Sembra una favola gotica, una di quelle storie che si raccontano per spaventare i bambini. E invece, fu tutto vero. Era luglio del 1949, una notte di luna piena, quando la polizia intervenne a Villa Borghese per placare una scena che aveva dell’incredibile: un uomo guaiva, scavava nel terreno con unghie insanguinate, si lanciava nelle fontane e aggrediva chiunque gli si avvicinasse.

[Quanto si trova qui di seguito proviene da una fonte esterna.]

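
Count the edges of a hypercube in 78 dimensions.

Each of the 2^78 = 302231454903657293676544 vertices has degree 78; total edges = 78·2^78/2 = 11787026741242634453385216.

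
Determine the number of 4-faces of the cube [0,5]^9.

f_4(9-cube) = (9 choose 4) · 2^5 = 4032.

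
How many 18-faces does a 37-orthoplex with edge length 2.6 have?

An n-cross-polytope has 2^(k+1)·C(n,k+1) k-faces. Here 2^19·C(37,19) = 524288·17672631900 = 9265548833587200.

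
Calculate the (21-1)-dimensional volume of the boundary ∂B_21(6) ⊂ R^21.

|∂B_21(6)| = 92442129447518208·π^10/8083075 ≈ 1.07101e+15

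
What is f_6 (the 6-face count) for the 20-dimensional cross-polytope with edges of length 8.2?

Each 6-face is the convex hull of 7 vertices, one chosen as ±e_i from each of 7 distinct axes: 2^7·C(20,7) = 9922560.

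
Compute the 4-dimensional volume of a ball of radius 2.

Volume = π^{4/2}·(2)^4/Γ(3) = 8·π^2 ≈ 78.9568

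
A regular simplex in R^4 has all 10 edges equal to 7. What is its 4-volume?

V = (7^4 / 4!) · √((4+1) / 2^4) ≈ 55.925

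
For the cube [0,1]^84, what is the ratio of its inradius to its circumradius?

For an n-cube of any side s, the inradius is s/2 and the circumradius is s√n/2, so the ratio is 1/√84 ≈ 0.109109.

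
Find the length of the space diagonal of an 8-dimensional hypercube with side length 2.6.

The space diagonal of an n-cube of side s is s√n. Here 2.6·√8 ≈ 7.35391.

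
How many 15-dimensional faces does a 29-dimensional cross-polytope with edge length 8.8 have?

An n-cross-polytope has 2^(k+1)·C(n,k+1) k-faces. Here 2^16·C(29,16) = 65536·67863915 = 4447529533440.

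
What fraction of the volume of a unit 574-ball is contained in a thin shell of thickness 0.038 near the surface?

V(inner)/V(outer) = ((1-0.038)/1)^574 ≈ 2.2e-10, so the shell fraction is 1 - 2.2e-10.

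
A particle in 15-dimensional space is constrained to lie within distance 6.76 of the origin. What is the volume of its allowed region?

Volume = π^{15/2}·(6.76)^15/Γ(17/2) ≈ 1.07308e+12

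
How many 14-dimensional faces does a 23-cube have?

Number of 14-faces = C(23,14) · 2^(23-14) = 817190 · 512 = 418401280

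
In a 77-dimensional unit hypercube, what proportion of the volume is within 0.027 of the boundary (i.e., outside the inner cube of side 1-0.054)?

Shell fraction = 1 - (1-0.054)^77 ≈ 0.986081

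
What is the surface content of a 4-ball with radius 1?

|∂B_4(1)| = 2·π^2 ≈ 19.7392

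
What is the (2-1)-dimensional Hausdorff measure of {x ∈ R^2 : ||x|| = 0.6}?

|∂B_2(0.6)| = 2πr = 2π·0.6 ≈ 3.76991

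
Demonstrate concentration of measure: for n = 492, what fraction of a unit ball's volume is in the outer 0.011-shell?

1 - (1-0.011)^492 ≈ 0.995669 ≈ 99.57%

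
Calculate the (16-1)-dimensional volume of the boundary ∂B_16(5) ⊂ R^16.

|∂B_16(5)| = 6103515625·π^8/504 ≈ 1.14908e+11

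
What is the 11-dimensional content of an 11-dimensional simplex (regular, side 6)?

V_11 = √(12) · 6^11 / (11! · 2^(11/2)) ≈ 0.695719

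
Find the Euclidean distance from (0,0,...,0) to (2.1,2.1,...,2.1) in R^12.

Diagonal = √12 · 2.1 ≈ 7.27461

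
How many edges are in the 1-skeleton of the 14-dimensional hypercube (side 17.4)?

Number of 1-faces = C(14,1)·2^(14-1) = 14·8192 = 114688.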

Il suo nome era Pasquale Rossi, ex operaio abruzzese, disoccupato e segnato dalla guerra. Affermava di essere colpito da crisi bestiali durante il plenilunio, sentiva crescere in sé una forza animalesca, inarrestabile, e un calore febbrile che lo spingeva a comportarsi come un lupo. Non era un episodio isolato. Già dal 1946 numerose segnalazioni parlavano di un uomo che ringhiava ai passanti, beveva direttamente dalle fontane pubbliche e si aggirava nei giardini come una bestia notturna. I giornali dell’epoca, tra cui L’Unità e Il Corriere d’Informazione, riportarono i fatti tra l’incredulità e la paura dei cittadini.
Dopo l’episodio più eclatante del ’49, Rossi fu internato in manicomio. In seguito, provò a spiegare tutto con un evento traumatico: un morso di cane ricevuto nel 1943, mai curato per via dell’occupazione tedesca a Roma. Quel morso, secondo lui, aveva scatenato la “maledizione”.

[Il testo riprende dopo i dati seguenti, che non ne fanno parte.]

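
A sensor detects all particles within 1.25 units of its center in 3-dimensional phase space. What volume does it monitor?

The n-ball volume is π^(n/2)·r^n/Γ(n/2+1). With n=3, r=1.25: V ≈ 8.18123.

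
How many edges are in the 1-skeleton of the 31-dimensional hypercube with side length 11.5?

The 31-cube has n·2^(n-1) = 31·2^30 = 31·1073741824 = 33285996544 edges.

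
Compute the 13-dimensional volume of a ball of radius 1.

V_13(1) = π^(13/2) · (1)^13 / Γ(13/2 + 1) = 128·π^6/135135 ≈ 0.910629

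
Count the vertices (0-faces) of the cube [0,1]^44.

An n-cube has 2^n vertices; for n = 44 that is 2^44 = 17592186044416.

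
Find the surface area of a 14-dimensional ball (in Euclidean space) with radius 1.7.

The surface area of an n-ball is 2π^(n/2) r^(n-1) / Γ(n/2). For n=14, r=1.7: 8309.65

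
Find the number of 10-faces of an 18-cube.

f_10(18-cube) = (18 choose 10) · 2^8 = 11202048.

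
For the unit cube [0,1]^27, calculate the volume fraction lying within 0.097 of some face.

The inner cube has side 1-2·0.097 = 0.806 and volume (0.806)^27 ≈ 0.002958, so the shell holds 0.997042 of the volume.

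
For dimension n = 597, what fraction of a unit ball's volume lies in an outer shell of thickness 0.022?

1 - (1-0.022)^597 ≈ 0.9999982928 ≈ 99.999829%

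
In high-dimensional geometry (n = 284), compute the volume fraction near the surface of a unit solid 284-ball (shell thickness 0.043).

1 - (1-0.043)^284 ≈ 0.9999962069 ≈ 99.999621%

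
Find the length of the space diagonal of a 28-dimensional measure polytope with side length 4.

||(4,4,...,4)|| = √(28)·4 ≈ 21.166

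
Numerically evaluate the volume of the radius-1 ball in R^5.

V_5(1) = π^(5/2) · (1)^5 / Γ(5/2 + 1) = 8·π^2/15 ≈ 5.26379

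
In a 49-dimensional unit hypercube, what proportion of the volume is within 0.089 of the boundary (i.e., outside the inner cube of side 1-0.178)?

The inner cube has side 1-2·0.089 = 0.822 and volume (0.822)^49 ≈ 6.741e-05, so the shell holds 0.999933 of the volume.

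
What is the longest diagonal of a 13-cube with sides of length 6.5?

||(6.5,6.5,...,6.5)|| = √(13)·6.5 ≈ 23.4361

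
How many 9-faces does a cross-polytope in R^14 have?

f_9(14-orthoplex) = 2^10 · (14 choose 10) = 1025024.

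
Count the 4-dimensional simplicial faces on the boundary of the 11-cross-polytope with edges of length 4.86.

An n-cross-polytope has 2^(k+1)·C(n,k+1) k-faces. Here 2^5·C(11,5) = 32·462 = 14784.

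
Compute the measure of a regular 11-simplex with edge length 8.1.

Volume = 8.1^11 · √(12/2^11) / 11! ≈ 18.8845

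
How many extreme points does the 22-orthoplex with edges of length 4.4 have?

Number of vertices = 2n = 44.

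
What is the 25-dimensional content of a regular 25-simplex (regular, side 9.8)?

Volume = 9.8^25 · √(26/2^25) / 25! ≈ 0.000342466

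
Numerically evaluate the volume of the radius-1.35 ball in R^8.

The n-ball volume is π^(n/2)·r^n/Γ(n/2+1). With n=8, r=1.35: V ≈ 44.7774.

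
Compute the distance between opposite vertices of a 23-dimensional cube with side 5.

d = √(5² + 5² + ... + 5²) [23 terms] = √(23·5²) = 5√23 ≈ 23.9792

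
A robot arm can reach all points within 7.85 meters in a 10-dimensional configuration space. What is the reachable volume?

The n-ball volume is π^(n/2)·r^n/Γ(n/2+1). With n=10, r=7.85: V ≈ 2.26602e+09.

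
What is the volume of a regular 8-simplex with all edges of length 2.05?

V_8 = √(9) · 2.05^8 / (8! · 2^(8/2)) ≈ 0.00145048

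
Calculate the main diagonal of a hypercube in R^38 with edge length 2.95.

||(2.95,2.95,...,2.95)|| = √(38)·2.95 ≈ 18.185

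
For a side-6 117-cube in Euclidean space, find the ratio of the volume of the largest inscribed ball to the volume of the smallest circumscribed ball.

V_in / V_out = (r_in/r_out)^117 = (1/√117)^117 = 117^(-117/2) ≈ 1.02595e-121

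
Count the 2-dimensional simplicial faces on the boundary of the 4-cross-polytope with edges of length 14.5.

f_2(4-orthoplex) = 2^3 · (4 choose 3) = 32.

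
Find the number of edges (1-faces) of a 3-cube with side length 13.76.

f_1(3-cube) = (3 choose 1) · 2^2 = 12.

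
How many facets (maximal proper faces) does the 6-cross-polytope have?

Number of 5-faces = 2^(5+1) · C(6,5+1) = 64 · 1 = 64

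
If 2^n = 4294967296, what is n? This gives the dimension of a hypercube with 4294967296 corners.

The n-cube has 2^n vertices, and 4294967296 = 2^32, so n = 32.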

Fece persino richiesta di una pensione per “invalidità da licantropia”, che naturalmente non gli fu concessa.
Oggi quella storia si è persa tra le pieghe del tempo, ma ancora qualcuno la ricorda. E ogni tanto, in certe notti di luna piena, a Villa Borghese si dice che si senta ancora un lontano ululato tra gli alberi.